According to a poll for ZDF Heute, 60% of Germans believe the country can cope with the influx – estimated at 800,000 this year – and 86% say their country is a nation of immigrants. This is all the more remarkable for the fact that, leaving aside the influx of Turkish gastarbeiter in the 1960s and 1970s and the flows from the EU in more recent times, Germany has never really been a nation of immigration, as Chancellor Helmut Kohl once famously declared. A combination of good will, a sense of historical duty and a strong dose of pragmatism have combined to keep the door open to refugees.

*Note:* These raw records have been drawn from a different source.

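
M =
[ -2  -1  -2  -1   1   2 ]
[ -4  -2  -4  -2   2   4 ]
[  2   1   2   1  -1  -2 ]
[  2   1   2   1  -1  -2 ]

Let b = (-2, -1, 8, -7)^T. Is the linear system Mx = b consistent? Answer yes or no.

Row reduce the augmented matrix [M | b].
R2 ← R2 − (2)·R1: [0, 0, 0, 0, 0, 0, 3]
R3 ← R3 + R1: [0, 0, 0, 0, 0, 0, 6]
R4 ← R4 + R1: [0, 0, 0, 0, 0, 0, -9]
R3 ← R3 − (2)·R2: [0, 0, 0, 0, 0, 0, 0]
R4 ← R4 + (3)·R2: [0, 0, 0, 0, 0, 0, 0]
The echelon form has 2 nonzero rows; the last pivot sits in the augmented column, so rank(M) = 1 but rank([M|b]) = 2.
Since the ranks differ, the system is inconsistent.

no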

But instead of this kind-hearted and entrepreneurial approach, Official Britain turns to these people with a surly, silent stare and makes clear that we view them as little more than an unwelcome “swarm” of insects.
Contrast this approach with Germany, which is forecast to take nearly one million migrants this year. Prior to this crisis, Britain was due to overtake Germany in population by the year 2060, becoming the pre-eminent economy in Europe. But we can likely kiss that hope goodbye if we remain so inflexible in responding to crises like this.
I can’t help but wonder whether among the tired, poor, huddled masses cramming themselves into unseaworthy boats, into refrigerated trucks, stowing away on trains or biding their time at one of the fetid camps which have sprung up all around supposedly civilised Europe, there is not the next Bill Gates or Sergey Brin or Daniel Harding.
These people are not ‘scroungers’ – they did not risk life and limb after being enticed by the prospect of a life on benefits in Britain. They had lives and careers in Syria before being displaced by the medieval barbarism of ISIS – a barbarism which, it must be remembered, our foreign policy helped to unleash – and simply want the opportunity to rebuild and to live.
So not only do we have a moral obligation to help people fleeing from violence (without expecting impoverished neighbour countries to do all the heavy lifting), it is also in our economic and geostrategic self interest to do so. What is the purpose of Britain’s ludicrous, bloated £12 billion international aid budget – ringfenced at the cost of defence and other vital priorities – if it is not now brought fully to bear on this present crisis?
The time is right for Britain to make a big, bold and generous humanitarian gesture, and pledge substantial and ongoing support to ameliorate the refugee crisis, including (but not limited to) pledging to take in Syrian refugees in the tens of thousands. But it is unlikely to happen – our superficial prime minister, his flank covered by the incompetence of the European Union, is likely to do what he always does best: seek to get away with the bare minimum.
And here is the real irony and tragedy: the EU, that institution created specifically to foster a sense of European unity and usher in a brave new world of compassion and solidarity, is now complicit in presenting the ugliest face Europe has shown to the world since the dark days of fascism in the last century.